Montres : la revanche des joaillières
Longtemps victimes de leur double nature, les montres-bijoux seraient-elles à présent l’avenir de la montre de luxe ?
Exactement 430 600 euros. C’est la somme record atteinte, en juillet 2018 à Monaco, pour une montre, dans le cadre des ventes biannuelles d’Artcurial consacrées à l’horlogerie. Contre toute attente, ce n’est pas un chronographe de la marque à la couronne ou la plongeuse musculeuse d’une autre manufacture genevoise qui ont suscité l’enthousiasme des adjudicataires. C’est une montre-bracelet serpent à secret en or jaune, émail noir et diamants. Une pièce qui revendique l’allure d’un bijou, mais affiche – pour peu que l’on en trouve l’abri – un petit plus qui la distingue : le temps qui passe.

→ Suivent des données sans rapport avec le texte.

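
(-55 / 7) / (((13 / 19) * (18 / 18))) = -1045 / 91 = -11.48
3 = 3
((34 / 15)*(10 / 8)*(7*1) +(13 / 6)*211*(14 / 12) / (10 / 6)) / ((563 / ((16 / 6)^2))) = 108752 / 25335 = 4.29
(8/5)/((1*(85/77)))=616/425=1.45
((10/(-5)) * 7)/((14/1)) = -1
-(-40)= 40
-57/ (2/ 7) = -399/ 2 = -199.50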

Retour en grâce. Pionnière, la maison française de ventes aux enchères organise depuis trois ans des ventes exclusivement dédiées aux montres joaillières. Ces pièces hybrides, longtemps négligées par les amateurs de garde-temps techniques, se révèlent être des investissements de plus en plus prisés. « On a longtemps distingué les montres techniques des pièces décoratives, comme si horlogerie et joaillerie ne pouvaient cohabiter sans entamer leur légitimité respective, pointe Geoffroy Ader, expert auprès de la maison Artcurial. Ces deux savoir-faire sont pourtant intrinsèquement liés. La naissance de l’horlogerie suisse étant la conséquence directe de l’interdiction de produire des objets précieux formulée par Calvin, au XVIe siècle. » Pour voir apparaître les premières montres décoratives, il faut attendre le milieu du XVIIe siècle. Ces pièces au cadran peint et émaillé représentant des scènes bibliques et ourlé de perles fines ou de pierres étaient – déjà ! – le fruit de commandes en provenance du Moyen-Orient et de l’Extrême-Orient, fortunes chinoises et ottomanes aidant. On peut en apprécier la beauté (et parfois le kitsch) au musée Patek Philippe, à Genève, la collection comprenant un grand nombre de modèles historiques non produits par la manufacture. Au XIXe siècle, une nouvelle vague voit le jour avec l’essor des montres de col, mais il faut encore attendre un siècle avant qu’elles ne revêtent leurs caractéristiques actuelles : celles de montres de dame, où la joaillerie prend le pas sur la mécanique.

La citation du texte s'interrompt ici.